L’amélioration de la lisibilité du droit est une condition sine qua non de l’efficacité de l’action publique locale. C’est aussi une source d’économie : la direction générale des collectivités locales estime en effet le coût de l’inflation normative entre 2017 et 2022 à 2 milliards d’euros.
Non seulement la complexité juridique est source d’interprétations, mais elle se traduit souvent par un allongement du délai entre la décision de mener un projet et sa réalisation.
Chez nos concitoyens, cette réalité suscite incompréhension, réprobation, mais aussi perte de confiance dans la parole publique.
La complexité de notre droit est trop souvent à l’origine de retards dans de nombreux projets, voire de leur abandon. Cela est particulièrement vrai dans les petites collectivités, où l’ingénierie « politico-juridico-administrative » manque cruellement. Les élus locaux se retrouvent parfois bien seuls pour mener leurs projets à terme.
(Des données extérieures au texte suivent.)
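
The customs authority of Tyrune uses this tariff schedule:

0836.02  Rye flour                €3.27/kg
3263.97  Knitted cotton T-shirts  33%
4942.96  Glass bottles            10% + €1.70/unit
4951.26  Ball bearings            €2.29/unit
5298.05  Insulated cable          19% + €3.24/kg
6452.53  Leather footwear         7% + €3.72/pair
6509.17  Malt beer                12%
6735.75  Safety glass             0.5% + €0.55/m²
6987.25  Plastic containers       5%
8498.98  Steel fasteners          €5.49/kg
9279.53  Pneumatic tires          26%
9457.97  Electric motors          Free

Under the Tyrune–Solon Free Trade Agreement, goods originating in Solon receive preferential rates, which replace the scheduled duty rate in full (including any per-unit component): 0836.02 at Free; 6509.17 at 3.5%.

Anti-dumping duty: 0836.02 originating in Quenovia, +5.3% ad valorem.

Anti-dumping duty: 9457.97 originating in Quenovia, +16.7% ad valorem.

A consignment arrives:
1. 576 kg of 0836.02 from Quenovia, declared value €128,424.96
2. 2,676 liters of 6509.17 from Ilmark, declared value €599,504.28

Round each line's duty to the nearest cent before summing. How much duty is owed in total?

€80,630.55

Line 1 (0836.02, Quenovia, 576 kg, €128,424.96):
Base rate for 0836.02 is €3.27/kg.
0836.02 has an FTA preferential rate, but origin Quenovia is not Solon; base rate stands.
Additional duty on 0836.02 from Quenovia: +5.3% ad valorem. Applied ad valorem rate = 5.3%.
Duty = €128,424.96 × 5.3% + 576 × €3.27 = €8,690.04.
Line 2 (6509.17, Ilmark, 2,676 liters, €599,504.28):
Base rate for 6509.17 is 12%.
6509.17 has an FTA preferential rate, but origin Ilmark is not Solon; base rate stands.
Duty = €599,504.28 × 12% = €71,940.51.
Total = €8,690.04 + €71,940.51 = €80,630.55.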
Cette situation est aussi source d’une insécurité juridique qui débouche parfois sur la mise en cause de la responsabilité pénale des maires et des élus locaux.
Ces difficultés participent de toute évidence de la crise de l’engagement local, caractérisée par la démission de 1 300 maires et de plus de 12 000 élus locaux depuis 2020. Les petites collectivités sont les premières à en pâtir, mais les grandes collectivités ne sont plus épargnées si l’on considère les difficultés de recrutement croissantes, en particulier dans les filières techniques.
Au fond, cette prolifération des normes traduit une réalité, celle d’un État trop vertical qui légifère sur tout et fait trop peu confiance aux élus locaux.
Si le Parlement doit lui aussi prendre sa part d’autocritique, il convient également de souligner les effets du droit européen qui, du fait de l’obligation de transposition dont il fait l’objet, prend de plus en plus de place dans notre ordre juridique national.
Enfin, notre droit des collectivités territoriales est devenu d’autant plus illisible que les élus locaux sont en permanence soumis à des injonctions contradictoires. Je citerai, entre autres, l’obligation de construire davantage et celle de ne pas artificialiser les sols, synthétisée dans l’objectif du zéro artificialisation nette, qui s’apparente à un véritable casse-tête en matière d’urbanisme et d’aménagement.